Definisi kejahatan dan metode pengumpulan data kejahatan yang telah dibahas sebelumnya berlaku baik untuk orang dewasa maupun remaja. Seperti halnya kejahatan yang dilakukan oleh orang dewasa, secara umum kejahatan remaja juga mengalami penurunan sejak tahun 1990-an. Sebagaimana akan kita pelajari dalam Bab 6 yang secara khusus membahas kenakalan remaja remaja memang melakukan kejahatan dalam jumlah yang tidak proporsional, tetapi bukan berarti mereka melakukan tindak pidana paling serius. Penembakan di sekolah yang dilakukan oleh remaja dan sering diberitakan di media memang tragis, namun kasus semacam itu sangat jarang terjadi. Selain itu, kejahatan yang dilakukan oleh remaja sering diperlakukan berbeda dibandingkan kejahatan yang dilakukan oleh orang dewasa. Di samping fokus utama pada kenakalan remaja dalam Bab 6, beberapa bagian khusus dalam bab lain juga akan membahas pelaku dan korban remaja. Namun, saat ini penting untuk mengulas beberapa perbedaan awal.

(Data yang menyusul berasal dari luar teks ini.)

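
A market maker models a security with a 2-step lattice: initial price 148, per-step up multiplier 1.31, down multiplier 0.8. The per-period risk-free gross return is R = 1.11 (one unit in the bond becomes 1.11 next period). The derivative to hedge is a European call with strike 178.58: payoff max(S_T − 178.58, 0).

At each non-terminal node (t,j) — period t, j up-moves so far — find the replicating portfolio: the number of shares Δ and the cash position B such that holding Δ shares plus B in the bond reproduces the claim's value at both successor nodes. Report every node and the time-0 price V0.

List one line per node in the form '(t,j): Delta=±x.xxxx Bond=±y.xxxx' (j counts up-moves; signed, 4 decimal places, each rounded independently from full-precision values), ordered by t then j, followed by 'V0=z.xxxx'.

(0,0): Delta=0.5470 Bond=-58.3516
(1,0): Delta=0.0000 Bond=0.0000
(1,1): Delta=0.7626 Bond=-106.5576
V0=22.6112

The replicating-portfolio and risk-neutral prices coincide; use p* = (1.11−0.8)/(1.31−0.8) = 0.6078 for the latter.
Payoff layer (t=2): V(2,0)=0.0000, V(2,1)=0.0000, V(2,2)=75.4028
Node (1,0) S=118.4000: V=(p*·0.0000+(1−p*)·0.0000)/1.11=0.0000; Δ=(0.0000−0.0000)/(155.1040−94.7200)=0.0000; B=V−Δ·S=0.0000
Node (1,1) S=193.8800: V=(p*·75.4028+(1−p*)·0.0000)/1.11=41.2911; Δ=(75.4028−0.0000)/(253.9828−155.1040)=0.7626; B=V−Δ·S=-106.5576
Node (0,0) S=148.0000: V=(p*·41.2911+(1−p*)·0.0000)/1.11=22.6112; Δ=(41.2911−0.0000)/(193.8800−118.4000)=0.5470; B=V−Δ·S=-58.3516
Each (Δ,B) replicates both successor values, so the strategy is self-financing and V0 is arbitrage-free.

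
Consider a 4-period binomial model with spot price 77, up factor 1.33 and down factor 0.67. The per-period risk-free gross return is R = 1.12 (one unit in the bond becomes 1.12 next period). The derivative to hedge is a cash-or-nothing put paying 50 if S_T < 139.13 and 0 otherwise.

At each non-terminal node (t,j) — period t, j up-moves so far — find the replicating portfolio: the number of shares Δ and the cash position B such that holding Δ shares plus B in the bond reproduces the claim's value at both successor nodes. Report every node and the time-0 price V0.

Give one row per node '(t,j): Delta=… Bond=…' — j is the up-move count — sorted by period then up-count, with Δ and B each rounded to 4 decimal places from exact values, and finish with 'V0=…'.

The replicating-portfolio and risk-neutral prices coincide; use p* = (1.12−0.67)/(1.33−0.67) = 0.6818 for the latter.
At expiry t=4: V(4,0)=50.0000, V(4,1)=50.0000, V(4,2)=50.0000, V(4,3)=50.0000, V(4,4)=0.0000
  t=3,j=0: stock 23.1588 → up 30.8011 (V=50.0000), down 15.5164 (V=50.0000). Price 44.6429; hedge Δ=0.0000, bond B=44.6429.
  t=3,j=1: stock 45.9718 → up 61.1426 (V=50.0000), down 30.8011 (V=50.0000). Price 44.6429; hedge Δ=0.0000, bond B=44.6429.
  t=3,j=2: stock 91.2576 → up 121.3725 (V=50.0000), down 61.1426 (V=50.0000). Price 44.6429; hedge Δ=0.0000, bond B=44.6429.
  t=3,j=3: stock 181.1530 → up 240.9336 (V=0.0000), down 121.3725 (V=50.0000). Price 14.2045; hedge Δ=-0.4182, bond B=89.9621.
  t=2,j=0: stock 34.5653 → up 45.9718 (V=44.6429), down 23.1588 (V=44.6429). Price 39.8597; hedge Δ=0.0000, bond B=39.8597.
  t=2,j=1: stock 68.6147 → up 91.2576 (V=44.6429), down 45.9718 (V=44.6429). Price 39.8597; hedge Δ=0.0000, bond B=39.8597.
  t=2,j=2: stock 136.2053 → up 181.1530 (V=14.2045), down 91.2576 (V=44.6429). Price 21.3299; hedge Δ=-0.3386, bond B=67.4485.
  t=1,j=0: stock 51.5900 → up 68.6147 (V=39.8597), down 34.5653 (V=39.8597). Price 35.5890; hedge Δ=0.0000, bond B=35.5890.
  t=1,j=1: stock 102.4100 → up 136.2053 (V=21.3299), down 68.6147 (V=39.8597). Price 24.3087; hedge Δ=-0.2741, bond B=52.3842.
  t=0,j=0: stock 77.0000 → up 102.4100 (V=24.3087), down 51.5900 (V=35.5890). Price 24.9088; hedge Δ=-0.2220, bond B=42.0002.
Root portfolio cost Δ·77+B reproduces V0=24.9088.

(0,0): Delta=-0.2220 Bond=42.0002
(1,0): Delta=0.0000 Bond=35.5890
(1,1): Delta=-0.2741 Bond=52.3842
(2,0): Delta=0.0000 Bond=39.8597
(2,1): Delta=0.0000 Bond=39.8597
(2,2): Delta=-0.3386 Bond=67.4485
(3,0): Delta=0.0000 Bond=44.6429
(3,1): Delta=0.0000 Bond=44.6429
(3,2): Delta=0.0000 Bond=44.6429
(3,3): Delta=-0.4182 Bond=89.9621
V0=24.9088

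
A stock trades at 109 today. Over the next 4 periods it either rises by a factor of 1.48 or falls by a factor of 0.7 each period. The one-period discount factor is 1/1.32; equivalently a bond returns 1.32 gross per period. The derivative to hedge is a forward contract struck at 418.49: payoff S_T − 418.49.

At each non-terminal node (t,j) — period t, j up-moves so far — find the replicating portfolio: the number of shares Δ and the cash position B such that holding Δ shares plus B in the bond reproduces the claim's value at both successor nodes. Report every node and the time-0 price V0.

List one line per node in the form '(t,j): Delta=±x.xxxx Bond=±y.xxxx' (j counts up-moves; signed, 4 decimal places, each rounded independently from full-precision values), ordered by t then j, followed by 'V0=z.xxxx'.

(0,0): Delta=1.0000 Bond=-137.8445
(1,0): Delta=1.0000 Bond=-181.9547
(1,1): Delta=1.0000 Bond=-181.9547
(2,0): Delta=1.0000 Bond=-240.1802
(2,1): Delta=1.0000 Bond=-240.1802
(2,2): Delta=1.0000 Bond=-240.1802
(3,0): Delta=1.0000 Bond=-317.0379
(3,1): Delta=1.0000 Bond=-317.0379
(3,2): Delta=1.0000 Bond=-317.0379
(3,3): Delta=1.0000 Bond=-317.0379
V0=-28.8445

Under the risk-neutral measure, an up-move has probability p* = (R−d)/(u−d) = 0.7949 and values discount at R = 1.32.
Terminal payoffs: V(4,0)=-392.3191, V(4,1)=-363.1572, V(4,2)=-301.5007, V(4,3)=-171.1413, V(4,4)=104.4759
Node (3,0) S=37.3870: V=(p*·-363.1572+(1−p*)·-392.3191)/1.32=-279.6509; Δ=(-363.1572−-392.3191)/(55.3328−26.1709)=1.0000; B=V−Δ·S=-317.0379
Node (3,1) S=79.0468: V=(p*·-301.5007+(1−p*)·-363.1572)/1.32=-237.9911; Δ=(-301.5007−-363.1572)/(116.9893−55.3328)=1.0000; B=V−Δ·S=-317.0379
Node (3,2) S=167.1275: V=(p*·-171.1413+(1−p*)·-301.5007)/1.32=-149.9104; Δ=(-171.1413−-301.5007)/(247.3487−116.9893)=1.0000; B=V−Δ·S=-317.0379
Node (3,3) S=353.3553: V=(p*·104.4759+(1−p*)·-171.1413)/1.32=36.3174; Δ=(104.4759−-171.1413)/(522.9659−247.3487)=1.0000; B=V−Δ·S=-317.0379
Node (2,0) S=53.4100: V=(p*·-237.9911+(1−p*)·-279.6509)/1.32=-186.7702; Δ=(-237.9911−-279.6509)/(79.0468−37.3870)=1.0000; B=V−Δ·S=-240.1802
Node (2,1) S=112.9240: V=(p*·-149.9104+(1−p*)·-237.9911)/1.32=-127.2562; Δ=(-149.9104−-237.9911)/(167.1275−79.0468)=1.0000; B=V−Δ·S=-240.1802
Node (2,2) S=238.7536: V=(p*·36.3174+(1−p*)·-149.9104)/1.32=-1.4266; Δ=(36.3174−-149.9104)/(353.3553−167.1275)=1.0000; B=V−Δ·S=-240.1802
Node (1,0) S=76.3000: V=(p*·-127.2562+(1−p*)·-186.7702)/1.32=-105.6547; Δ=(-127.2562−-186.7702)/(112.9240−53.4100)=1.0000; B=V−Δ·S=-181.9547
Node (1,1) S=161.3200: V=(p*·-1.4266+(1−p*)·-127.2562)/1.32=-20.6347; Δ=(-1.4266−-127.2562)/(238.7536−112.9240)=1.0000; B=V−Δ·S=-181.9547
Node (0,0) S=109.0000: V=(p*·-20.6347+(1−p*)·-105.6547)/1.32=-28.8445; Δ=(-20.6347−-105.6547)/(161.3200−76.3000)=1.0000; B=V−Δ·S=-137.8445
The time-0 hedge costs -28.8445, which is the no-arbitrage price.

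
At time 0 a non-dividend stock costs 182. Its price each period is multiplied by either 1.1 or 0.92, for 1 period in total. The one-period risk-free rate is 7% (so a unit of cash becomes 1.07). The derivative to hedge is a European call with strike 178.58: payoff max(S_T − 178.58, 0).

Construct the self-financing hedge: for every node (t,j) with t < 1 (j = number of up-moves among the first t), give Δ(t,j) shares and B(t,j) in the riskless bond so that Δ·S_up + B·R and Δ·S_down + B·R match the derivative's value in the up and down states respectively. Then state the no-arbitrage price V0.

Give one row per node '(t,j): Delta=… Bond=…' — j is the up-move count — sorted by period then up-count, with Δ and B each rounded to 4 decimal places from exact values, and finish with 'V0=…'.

The replicating-portfolio and risk-neutral prices coincide; use p* = (1.07−0.92)/(1.1−0.92) = 0.8333 for the latter.
Terminal values V(1,·): V(1,0)=0.0000, V(1,1)=21.6200
  t=0,j=0: stock 182.0000 → up 200.2000 (V=21.6200), down 167.4400 (V=0.0000). Price 16.8380; hedge Δ=0.6600, bond B=-103.2731.
Each (Δ,B) replicates both successor values, so the strategy is self-financing and V0 is arbitrage-free.

(0,0): Delta=0.6600 Bond=-103.2731
V0=16.8380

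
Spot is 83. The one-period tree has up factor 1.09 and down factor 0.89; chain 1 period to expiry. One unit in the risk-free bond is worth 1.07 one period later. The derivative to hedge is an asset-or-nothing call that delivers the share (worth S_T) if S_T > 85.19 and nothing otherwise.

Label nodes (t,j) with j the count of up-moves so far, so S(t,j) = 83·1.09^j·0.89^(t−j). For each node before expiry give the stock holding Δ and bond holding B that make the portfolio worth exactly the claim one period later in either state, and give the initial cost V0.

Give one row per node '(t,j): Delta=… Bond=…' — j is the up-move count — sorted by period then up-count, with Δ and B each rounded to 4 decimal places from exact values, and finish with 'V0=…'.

(0,0): Delta=5.4500 Bond=-376.2537
V0=76.0963

Since d<R<u, set p* = (R−d)/(u−d) = 0.9000; price each node as the discounted p*-expectation of its children.
Terminal values V(1,·): V(1,0)=0.0000, V(1,1)=90.4700
  t=0,j=0: stock 83.0000 → up 90.4700 (V=90.4700), down 73.8700 (V=0.0000). Price 76.0963; hedge Δ=5.4500, bond B=-376.2537.
The time-0 hedge costs 76.0963, which is the no-arbitrage price.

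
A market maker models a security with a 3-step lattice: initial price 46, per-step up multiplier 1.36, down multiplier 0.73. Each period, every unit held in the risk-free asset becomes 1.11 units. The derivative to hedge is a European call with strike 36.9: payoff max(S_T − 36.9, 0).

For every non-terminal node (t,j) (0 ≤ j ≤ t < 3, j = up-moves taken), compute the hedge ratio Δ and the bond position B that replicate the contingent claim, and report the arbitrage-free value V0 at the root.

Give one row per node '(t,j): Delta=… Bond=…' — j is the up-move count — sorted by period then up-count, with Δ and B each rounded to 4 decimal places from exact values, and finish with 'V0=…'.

Since d<R<u, set p* = (R−d)/(u−d) = 0.6032; price each node as the discounted p*-expectation of its children.
Terminal values V(3,·): V(3,0)=0.0000, V(3,1)=0.0000, V(3,2)=25.2096, V(3,3)=78.8110
Node (2,0) S=24.5134: V=(p*·0.0000+(1−p*)·0.0000)/1.11=0.0000; Δ=(0.0000−0.0000)/(33.3382−17.8948)=0.0000; B=V−Δ·S=0.0000
Node (2,1) S=45.6688: V=(p*·25.2096+(1−p*)·0.0000)/1.11=13.6989; Δ=(25.2096−0.0000)/(62.1096−33.3382)=0.8762; B=V−Δ·S=-26.3163
Node (2,2) S=85.0816: V=(p*·78.8110+(1−p*)·25.2096)/1.11=51.8384; Δ=(78.8110−25.2096)/(115.7110−62.1096)=1.0000; B=V−Δ·S=-33.2432
Node (1,0) S=33.5800: V=(p*·13.6989+(1−p*)·0.0000)/1.11=7.4440; Δ=(13.6989−0.0000)/(45.6688−24.5134)=0.6475; B=V−Δ·S=-14.3003
Node (1,1) S=62.5600: V=(p*·51.8384+(1−p*)·13.6989)/1.11=33.0664; Δ=(51.8384−13.6989)/(85.0816−45.6688)=0.9677; B=V−Δ·S=-27.4725
Node (0,0) S=46.0000: V=(p*·33.0664+(1−p*)·7.4440)/1.11=20.6295; Δ=(33.0664−7.4440)/(62.5600−33.5800)=0.8841; B=V−Δ·S=-20.0409
The time-0 hedge costs 20.6295, which is the no-arbitrage price.

(0,0): Delta=0.8841 Bond=-20.0409
(1,0): Delta=0.6475 Bond=-14.3003
(1,1): Delta=0.9677 Bond=-27.4725
(2,0): Delta=0.0000 Bond=0.0000
(2,1): Delta=0.8762 Bond=-26.3163
(2,2): Delta=1.0000 Bond=-33.2432
V0=20.6295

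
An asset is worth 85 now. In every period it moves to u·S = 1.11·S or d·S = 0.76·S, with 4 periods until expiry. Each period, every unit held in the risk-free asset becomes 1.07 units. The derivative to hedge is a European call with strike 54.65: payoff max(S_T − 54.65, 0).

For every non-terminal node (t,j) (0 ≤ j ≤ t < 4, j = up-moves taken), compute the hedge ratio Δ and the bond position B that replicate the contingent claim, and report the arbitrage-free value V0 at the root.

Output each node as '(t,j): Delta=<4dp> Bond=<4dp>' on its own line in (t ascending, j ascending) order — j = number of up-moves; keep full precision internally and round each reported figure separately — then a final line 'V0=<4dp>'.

(0,0): Delta=0.9869 Bond=-40.5189
(1,0): Delta=0.8899 Bond=-37.0927
(1,1): Delta=0.9954 Bond=-44.1632
(2,0): Delta=0.2814 Bond=-9.8123
(2,1): Delta=0.9437 Bond=-43.5443
(2,2): Delta=1.0000 Bond=-47.7334
(3,0): Delta=0.0000 Bond=0.0000
(3,1): Delta=0.3062 Bond=-11.8539
(3,2): Delta=1.0000 Bond=-51.0748
(3,3): Delta=1.0000 Bond=-51.0748
V0=43.3646

The replicating-portfolio and risk-neutral prices coincide; use p* = (1.07−0.76)/(1.11−0.76) = 0.8857 for the latter.
Payoff layer (t=4): V(4,0)=0.0000, V(4,1)=0.0000, V(4,2)=5.8412, V(4,3)=33.6990, V(4,4)=74.3860
  t=3,j=0: stock 37.3130 → up 41.4174 (V=0.0000), down 28.3578 (V=0.0000). Price 0.0000; hedge Δ=0.0000, bond B=0.0000.
  t=3,j=1: stock 54.4966 → up 60.4912 (V=5.8412), down 41.4174 (V=0.0000). Price 4.8352; hedge Δ=0.3062, bond B=-11.8539.
  t=3,j=2: stock 79.5937 → up 88.3490 (V=33.6990), down 60.4912 (V=5.8412). Price 28.5189; hedge Δ=1.0000, bond B=-51.0748.
  t=3,j=3: stock 116.2486 → up 129.0360 (V=74.3860), down 88.3490 (V=33.6990). Price 65.1739; hedge Δ=1.0000, bond B=-51.0748.
  t=2,j=0: stock 49.0960 → up 54.4966 (V=4.8352), down 37.3130 (V=0.0000). Price 4.0024; hedge Δ=0.2814, bond B=-9.8123.
  t=2,j=1: stock 71.7060 → up 79.5937 (V=28.5189), down 54.4966 (V=4.8352). Price 24.1235; hedge Δ=0.9437, bond B=-43.5443.
  t=2,j=2: stock 104.7285 → up 116.2486 (V=65.1739), down 79.5937 (V=28.5189). Price 56.9951; hedge Δ=1.0000, bond B=-47.7334.
  t=1,j=0: stock 64.6000 → up 71.7060 (V=24.1235), down 49.0960 (V=4.0024). Price 20.3962; hedge Δ=0.8899, bond B=-37.0927.
  t=1,j=1: stock 94.3500 → up 104.7285 (V=56.9951), down 71.7060 (V=24.1235). Price 49.7554; hedge Δ=0.9954, bond B=-44.1632.
  t=0,j=0: stock 85.0000 → up 94.3500 (V=49.7554), down 64.6000 (V=20.3962). Price 43.3646; hedge Δ=0.9869, bond B=-40.5189.
Each (Δ,B) replicates both successor values, so the strategy is self-financing and V0 is arbitrage-free.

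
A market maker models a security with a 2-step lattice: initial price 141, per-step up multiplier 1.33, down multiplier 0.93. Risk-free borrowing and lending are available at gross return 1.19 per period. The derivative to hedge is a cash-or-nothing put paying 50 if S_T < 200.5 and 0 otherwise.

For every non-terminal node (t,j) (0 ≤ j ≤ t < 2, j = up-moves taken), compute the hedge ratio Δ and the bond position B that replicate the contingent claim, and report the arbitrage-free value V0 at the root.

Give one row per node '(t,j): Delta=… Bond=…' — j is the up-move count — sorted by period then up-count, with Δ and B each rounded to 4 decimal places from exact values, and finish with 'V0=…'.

(0,0): Delta=-0.4842 Bond=88.6678
(1,0): Delta=0.0000 Bond=42.0168
(1,1): Delta=-0.6666 Bond=139.7059
V0=20.3905

Risk-neutral probability p* = (R−d)/(u−d) = (1.19−0.93)/(1.33−0.93) = 0.6500.
Terminal values V(2,·): V(2,0)=50.0000, V(2,1)=50.0000, V(2,2)=0.0000
(1,0): S=131.1300. Δ = (V_up−V_dn)/(S_up−S_dn) = (50.0000−50.0000)/(174.4029−121.9509) = 0.0000. V = [p*·50.0000 + (1−p*)·50.0000]/1.19 = 42.0168. B = V − Δ·S = 42.0168.
(1,1): S=187.5300. Δ = (V_up−V_dn)/(S_up−S_dn) = (0.0000−50.0000)/(249.4149−174.4029) = -0.6666. V = [p*·0.0000 + (1−p*)·50.0000]/1.19 = 14.7059. B = V − Δ·S = 139.7059.
(0,0): S=141.0000. Δ = (V_up−V_dn)/(S_up−S_dn) = (14.7059−42.0168)/(187.5300−131.1300) = -0.4842. V = [p*·14.7059 + (1−p*)·42.0168]/1.19 = 20.3905. B = V − Δ·S = 88.6678.
The time-0 hedge costs 20.3905, which is the no-arbitrage price.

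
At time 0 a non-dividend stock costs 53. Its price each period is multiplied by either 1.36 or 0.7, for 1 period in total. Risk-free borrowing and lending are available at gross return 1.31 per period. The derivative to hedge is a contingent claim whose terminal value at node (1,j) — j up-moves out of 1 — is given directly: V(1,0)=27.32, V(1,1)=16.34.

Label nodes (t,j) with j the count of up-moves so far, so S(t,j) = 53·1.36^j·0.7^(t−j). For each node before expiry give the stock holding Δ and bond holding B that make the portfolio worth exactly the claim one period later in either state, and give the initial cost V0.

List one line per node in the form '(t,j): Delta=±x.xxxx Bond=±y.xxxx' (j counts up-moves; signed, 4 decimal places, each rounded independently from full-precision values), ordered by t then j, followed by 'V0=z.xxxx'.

Under the risk-neutral measure, an up-move has probability p* = (R−d)/(u−d) = 0.9242 and values discount at R = 1.31.
Terminal values V(1,·): V(1,0)=27.3200, V(1,1)=16.3400
Node (0,0) S=53.0000: V=(p*·16.3400+(1−p*)·27.3200)/1.31=13.1083; Δ=(16.3400−27.3200)/(72.0800−37.1000)=-0.3139; B=V−Δ·S=29.7446
Self-financing check: at every node Δ·S+B equals the discounted successor values.

(0,0): Delta=-0.3139 Bond=29.7446
V0=13.1083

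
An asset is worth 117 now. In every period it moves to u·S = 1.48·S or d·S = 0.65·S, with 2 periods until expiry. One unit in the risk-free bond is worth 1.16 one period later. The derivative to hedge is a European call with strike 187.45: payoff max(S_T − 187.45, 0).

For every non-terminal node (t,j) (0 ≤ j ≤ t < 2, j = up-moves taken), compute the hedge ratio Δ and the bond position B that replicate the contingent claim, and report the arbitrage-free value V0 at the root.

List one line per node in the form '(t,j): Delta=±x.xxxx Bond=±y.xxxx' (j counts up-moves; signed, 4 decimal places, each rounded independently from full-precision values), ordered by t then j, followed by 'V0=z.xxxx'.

(0,0): Delta=0.3754 Bond=-24.6132
(1,0): Delta=0.0000 Bond=0.0000
(1,1): Delta=0.4789 Bond=-46.4660
V0=19.3119

Under the risk-neutral measure, an up-move has probability p* = (R−d)/(u−d) = 0.6145 and values discount at R = 1.16.
Terminal payoffs: V(2,0)=0.0000, V(2,1)=0.0000, V(2,2)=68.8268
(1,0): S=76.0500. Δ = (V_up−V_dn)/(S_up−S_dn) = (0.0000−0.0000)/(112.5540−49.4325) = 0.0000. V = [p*·0.0000 + (1−p*)·0.0000]/1.16 = 0.0000. B = V − Δ·S = 0.0000.
(1,1): S=173.1600. Δ = (V_up−V_dn)/(S_up−S_dn) = (68.8268−0.0000)/(256.2768−112.5540) = 0.4789. V = [p*·68.8268 + (1−p*)·0.0000]/1.16 = 36.4579. B = V − Δ·S = -46.4660.
(0,0): S=117.0000. Δ = (V_up−V_dn)/(S_up−S_dn) = (36.4579−0.0000)/(173.1600−76.0500) = 0.3754. V = [p*·36.4579 + (1−p*)·0.0000]/1.16 = 19.3119. B = V − Δ·S = -24.6132.
Check: Δ(0,0)·S0 + B(0,0) = 19.3119 = V0.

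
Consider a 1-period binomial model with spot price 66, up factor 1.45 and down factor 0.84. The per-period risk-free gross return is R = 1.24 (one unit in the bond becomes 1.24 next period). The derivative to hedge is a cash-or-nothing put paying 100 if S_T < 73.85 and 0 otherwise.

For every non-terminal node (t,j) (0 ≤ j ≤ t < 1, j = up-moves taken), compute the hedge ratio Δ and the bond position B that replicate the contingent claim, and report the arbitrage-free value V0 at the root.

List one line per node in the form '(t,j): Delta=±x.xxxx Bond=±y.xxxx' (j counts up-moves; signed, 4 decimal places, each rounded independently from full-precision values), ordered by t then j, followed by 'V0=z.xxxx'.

(0,0): Delta=-2.4839 Bond=191.6975
V0=27.7631

The replicating-portfolio and risk-neutral prices coincide; use p* = (1.24−0.84)/(1.45−0.84) = 0.6557 for the latter.
Terminal values V(1,·): V(1,0)=100.0000, V(1,1)=0.0000
(0,0): S=66.0000. Δ = (V_up−V_dn)/(S_up−S_dn) = (0.0000−100.0000)/(95.7000−55.4400) = -2.4839. V = [p*·0.0000 + (1−p*)·100.0000]/1.24 = 27.7631. B = V − Δ·S = 191.6975.
Check: Δ(0,0)·S0 + B(0,0) = 27.7631 = V0.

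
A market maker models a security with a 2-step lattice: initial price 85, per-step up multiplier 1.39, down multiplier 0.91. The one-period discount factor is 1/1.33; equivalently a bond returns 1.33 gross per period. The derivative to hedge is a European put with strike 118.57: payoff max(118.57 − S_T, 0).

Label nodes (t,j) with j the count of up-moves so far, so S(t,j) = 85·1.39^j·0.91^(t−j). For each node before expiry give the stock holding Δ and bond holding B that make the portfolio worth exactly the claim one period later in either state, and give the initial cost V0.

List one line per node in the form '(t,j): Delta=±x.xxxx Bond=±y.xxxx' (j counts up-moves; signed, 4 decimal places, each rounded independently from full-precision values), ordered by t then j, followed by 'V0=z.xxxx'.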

Pertama, tidak semua pelanggaran yang dilakukan oleh remaja secara teknis tergolong sebagai kejahatan. Beberapa perilaku yang disebut sebagai status offense remaja dilarang hanya karena pelakunya masih di bawah umur. Contoh utama dari pelanggaran ini antara lain: kabur dari rumah, melanggar jam malam, mengonsumsi minuman beralkohol sebelum usia legal, bolos sekolah secara rutin (truancy), dan di beberapa negara bagian di Amerika Serikat sikap yang dianggap “tidak dapat dikendalikan” (incorrigibility). Banyak kriminolog berpendapat bahwa pelanggaran status seperti ini tidak seharusnya dikriminalisasi seperti halnya tindak pidana sungguhan, karena beberapa alasan. Misalnya, pelanggaran status dapat memberi label negatif sebagai “nakal” kepada anak-anak atas perilaku yang sebenarnya tidak membahayakan orang lain. Bahkan, perilaku tersebut sering kali mencerminkan adanya masalah dalam lingkungan tempat anak tersebut hidup (misalnya, anak yang kabur dari rumah mungkin sedang mencoba lari dari kekerasan atau penganiayaan). Di sisi lain, ada pula kriminolog yang berpendapat bahwa tetap penting untuk mencatat pelanggar status demi memberikan bantuan yang mungkin mereka butuhkan. Terlebih lagi, sebagian (meski tidak semua) pelanggar status juga melakukan kejahatan sungguhan seperti pencurian atau perampokan. Penanganan pelanggar status merupakan isu yang kontroversial, sebagaimana akan dibahas lebih lanjut dalam Bab 6.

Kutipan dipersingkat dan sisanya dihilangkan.